Look, I’m one of the whitest cats in all of America. I’m happy about this and yes, I’ve been intimidated by many cats here and there in my travels. Now, upon the rare occurrence that I was intimidated by a black man, even a “stocky black man” (after all, there was that one time when Mike Tyson tried to holler at my girl at Republic Gardens in DC, true story), it never occurred to me that in an effort to diffuse the situation and neutralize my antagonist I could go with a Karrine Steffans inspired polishing act. I can see it now, you polish a cat off, stand up and say, “Now what, now what punk, you punk beeyatch, what? You want some more!?” I mean was Adebisi suddenly working as an undercover copper or something?
This aint Oz and you aint Tobias Beecher (or are you?). You’re a publicly elected official who CHOSE to put his candy ass in that place, at that time. I mean, how many times, as a straight man, do you just find yourself surrounded by stocky black men in the public restroom at a park? I mean, how many times has a grown man, white or black, rolled up on you and demanded oral? I know, I know, happens every Tuesday…
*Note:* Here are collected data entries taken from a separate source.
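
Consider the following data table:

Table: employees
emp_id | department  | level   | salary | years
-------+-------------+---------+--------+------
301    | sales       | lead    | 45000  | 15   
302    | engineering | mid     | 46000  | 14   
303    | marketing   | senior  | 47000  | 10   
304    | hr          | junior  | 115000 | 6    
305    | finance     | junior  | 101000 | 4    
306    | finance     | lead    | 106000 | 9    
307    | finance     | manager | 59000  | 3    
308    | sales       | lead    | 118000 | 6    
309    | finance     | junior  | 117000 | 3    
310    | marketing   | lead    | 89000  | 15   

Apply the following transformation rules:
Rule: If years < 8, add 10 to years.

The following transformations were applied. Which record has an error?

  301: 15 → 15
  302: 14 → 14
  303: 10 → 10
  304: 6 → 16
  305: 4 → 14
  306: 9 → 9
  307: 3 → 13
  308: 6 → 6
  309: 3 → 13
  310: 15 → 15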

And then ole boy had the audacity to mention his wife and daughter (who is going off to college mind you) as if they were in support of him. I aint saying your wife knew you were a cack sucker, but when your husband is on the DL, you may not know he’s sacking cack, but you KNOW something aint right in the bedroom and something aint been right a long long time. I’m not sure how, maybe one too many attempted trips to the back door, maybe some ole freaky gear, some unspeakable toys, something. But believe you me, when his wife heard of this, she was not shocked and if anyone in this world is certain of Allen’s cack sucking credentials, it’s his wife, followed by me.. Asshole!